“SZA makes side-b*tch music.” “SZA reminded me it’s dumb to approach a side-chick”. “Lol when rolling stone says u make side-chick anthems”. Google search the name ‘SZA’ (real name Solána Imani Rowe) and the probability of seeing the word ‘side-chick’ alongside it is incredibly likely. This talking point is, of course, related to the release of her critically-acclaimed album Ctrl, released in June of this year.
Interspersed with lyrics such as “I’ve been secretly banging your homeboy” and “my man is my man is your man… I just keep him satisfied through the weekend”, it is, I concede, entirely possible for someone to shallowly interpret this album as the side-chick Holy Grail. In the culture where stealing someone’s significant other suddenly became the ‘done’ thing, we get excited when somebody so prominent, yet grounded, is extensively candid about it. The sheer extent to which SZA exposes herself, however, proves to me that this album cannot simply be heralded as the ‘side-chick album of 2017’.
The downbeat, slightly out-of-tune opening guitar chords of the album courtesy of ‘Supermodel’, sets the scene for the next forty-nine minutes. This isn’t going to be a fluffy, multi-colored journey of bright lights and electro-synths. Here are the first few lines:
‘I’m writing this letter to let you know
I’m really leaving
And no I’m not keeping your sh*t’
This instantly rips off the band-aid for anyone potentially listening to this album for comfort after a difficult break-up. SZA’s soulful vocals bear more than visuals ever could; she’s experiencing a pain a lot of us women know all too well. She feels irrelevant. “Why am I so easy to forget like that?”, a hallowed call which resonates with girls and women around the world. This theme of frustration and melancholia continues throughout the album.

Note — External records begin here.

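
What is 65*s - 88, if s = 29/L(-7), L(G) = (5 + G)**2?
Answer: 1533/4 ≈ 383.25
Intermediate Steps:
s = 29/4 (s = 29/((5 - 7)**2) = 29/((-2)**2) = 29/4 ≈ 7.2500)
65*s - 88 = 65*(29/4) - 88 = 1885/4 - 88 = 1533/4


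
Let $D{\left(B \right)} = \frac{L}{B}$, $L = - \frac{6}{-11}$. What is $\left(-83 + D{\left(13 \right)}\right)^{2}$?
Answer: $\frac{140730769}{20449} \approx 6882.0$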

“Drew Barrymore”, for instance, bears the lyrics
‘You came wit’ your new friends
And her mom jeans and her new vans
And she’s perfect and I hate it.’
Conveying that, once again, our girl feels left out in the cold. This then gives context to the, perhaps, “sleazier” songs like “The Weekend” and the Kendrick Lamar-assisted “Doves in the Wind”. These songs are a product of a lonely soul; a soul that craves love and affection. Intimacy is a drug, and SZA attempts to score in any which way she can. The melancholy is even detectable in more up-tempo songs like “Normal Girl”, in which she confesses;
‘Wish I was the type of girl that you’d take over to Mama,
The type of girl I know my Daddy, he’d be proud of’
against some major synths and booming kicks. To write this album off as an ‘album full of side-chick anthems’, would be a disgusting underestimation of the lyrical talent of the great SZA. I think James Fauntleroy put it best in “Wavy”, the eleventh track of the album when he said;
‘I was wavy
And I was drowning’.
The entire album is SZA’s wave to us; her cry for love, her need for affection. And that, for me, is why it is one of the best albums of 2017.